Russian soldiers have been accused of forcing Ukrainian farmers to sell their crops to Crimean buyers at a 90 per cent discount.
The claim, by a Ukrainian think tank, adds to reports that the invaders are destroying or stealing hundreds of thousands of tonnes of grain or preventing it being transported to areas still controlled by Kyiv; in effect using hunger as a weapon of war.
Josep Borrell, the European Union’s foreign affairs chief, said that Russia’s blockade of ports in Ukraine was a war crime. European foreign ministers are trying to find alternative export routes via Hungary, Romania and Poland.
The Centre for Defence Strategies, a Ukrainian think tank, referenced a report from the country’s ministry of defence that found that Russian soldiers had forced farmers to “give 70 per cent of the harvest to buyers from Crimea at a price of about 10 per cent retail”.
A Ukrainian intelligence source accused the Kremlin of “returning to the tactics of the Holodomor”, a reference to the Great Famine of the early 1930s, when Joseph Stalin seized farms and exported much of the country’s produce, leading to the deaths of millions of Ukrainians.

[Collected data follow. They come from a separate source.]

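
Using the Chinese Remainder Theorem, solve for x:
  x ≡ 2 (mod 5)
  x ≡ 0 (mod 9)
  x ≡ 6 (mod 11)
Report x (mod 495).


Moduli 5, 9, 11 are pairwise coprime; by CRT there is a unique solution modulo M = 5 · 9 · 11 = 495.
Solve pairwise, accumulating the modulus:
  Start with x ≡ 2 (mod 5).
  Combine with x ≡ 0 (mod 9): since gcd(5, 9) = 1, we get a unique residue mod 45.
    Write x = 2 + 5·t and substitute into x ≡ 0 (mod 9): 5·t ≡ 0 − 2 = -2 (mod 9).
    Reduce coefficients mod 9: 5·t ≡ 7 (mod 9).
    The inverse of 5 mod 9 is 2 (since 5·2 = 10 = 1·9 + 1), so t ≡ 2·7 = 14 ≡ 5 (mod 9).
    Then x = 2 + 5·5 = 27, valid modulo lcm(5, 9) = 45: x ≡ 27 (mod 45).
  Combine with x ≡ 6 (mod 11): since gcd(45, 11) = 1, we get a unique residue mod 495.
    Write x = 27 + 45·t and substitute into x ≡ 6 (mod 11): 45·t ≡ 6 − 27 = -21 (mod 11).
    Reduce coefficients mod 11: 1·t ≡ 1 (mod 11).
    So t ≡ 1 (mod 11).
    Then x = 27 + 45·1 = 72, valid modulo lcm(45, 11) = 495: x ≡ 72 (mod 495).
Verify: 72 mod 5 = 2 ✓, 72 mod 9 = 0 ✓, 72 mod 11 = 6 ✓.

x ≡ 72 (mod 495).


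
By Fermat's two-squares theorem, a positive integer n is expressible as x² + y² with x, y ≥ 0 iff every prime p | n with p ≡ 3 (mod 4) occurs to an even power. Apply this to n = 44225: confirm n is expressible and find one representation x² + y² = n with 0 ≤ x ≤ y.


Step 1: Factor n = 44225 = 5^2 · 29 · 61.
Step 2: Check the mod-4 condition on each prime factor: 5 ≡ 1 (mod 4), exponent 2; 29 ≡ 1 (mod 4), exponent 1; 61 ≡ 1 (mod 4), exponent 1.
All primes ≡ 3 (mod 4) appear to even exponent (or don't appear), so by the two-squares theorem n IS expressible as a sum of two squares.
Step 3: Build a representation. Group n = k² · m with k = 5 and m = 29 · 61 = 1769 (a product of primes ≡ 1 (mod 4)); a representation of m scales to one of n via (k·x)² + (k·y)² = k²(x² + y²). Each prime p ≡ 1 (mod 4) is itself a sum of two squares; find a² by testing p − a² for a perfect square:
  29: 29 − 1² = 28, 29 − 2² = 25 = 5² ⇒ 29 = 2² + 5².
  61: 61 − 1² = 60, 61 − 2² = 57, 61 − 3² = 52, 61 − 4² = 45, 61 − 5² = 36 = 6² ⇒ 61 = 5² + 6².
  Combine using the Brahmagupta–Fibonacci identity (a² + b²)(c² + d²) = (ac − bd)² + (ad + bc)² = (ac + bd)² + (ad − bc)²:
  29 · 61 = 1769: from (2² + 5²)(5² + 6²), take (2·5 − 5·6, 2·6 + 5·5) = (10 − 30, 12 + 25) = (-20, 37); dropping signs (only squares matter) gives (20, 37); check 20² + 37² = 400 + 1369 = 1769 ✓.
  Scale by k = 5: (5·20, 5·37) = (100, 185).
Step 4: Order so x ≤ y and verify: 100² + 185² = 10000 + 34225 = 44225 = n. ✓

n = 44225 = 100² + 185² (one valid representation with x ≤ y).


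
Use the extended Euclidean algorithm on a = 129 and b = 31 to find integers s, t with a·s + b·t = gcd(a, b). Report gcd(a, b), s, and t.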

Mattia Nelles, a political analyst, said: “Once again hunger is used as a weapon. We see the same playbook of repression that we know so well from the Soviet Union.”
A Ukrainian defence intelligence source said that President Putin’s port blockade was “deepening the global food crisis. He is blackmailing wealthy countries that are helping Ukraine overcome Russian aggression by starving the world’s poorest regions.”
Figures supplied by the Centre for Food and Land Use Research at the Kyiv School of Economics suggest that the total damage to Ukraine’s agriculture caused by the war amounted to $4.3 billion.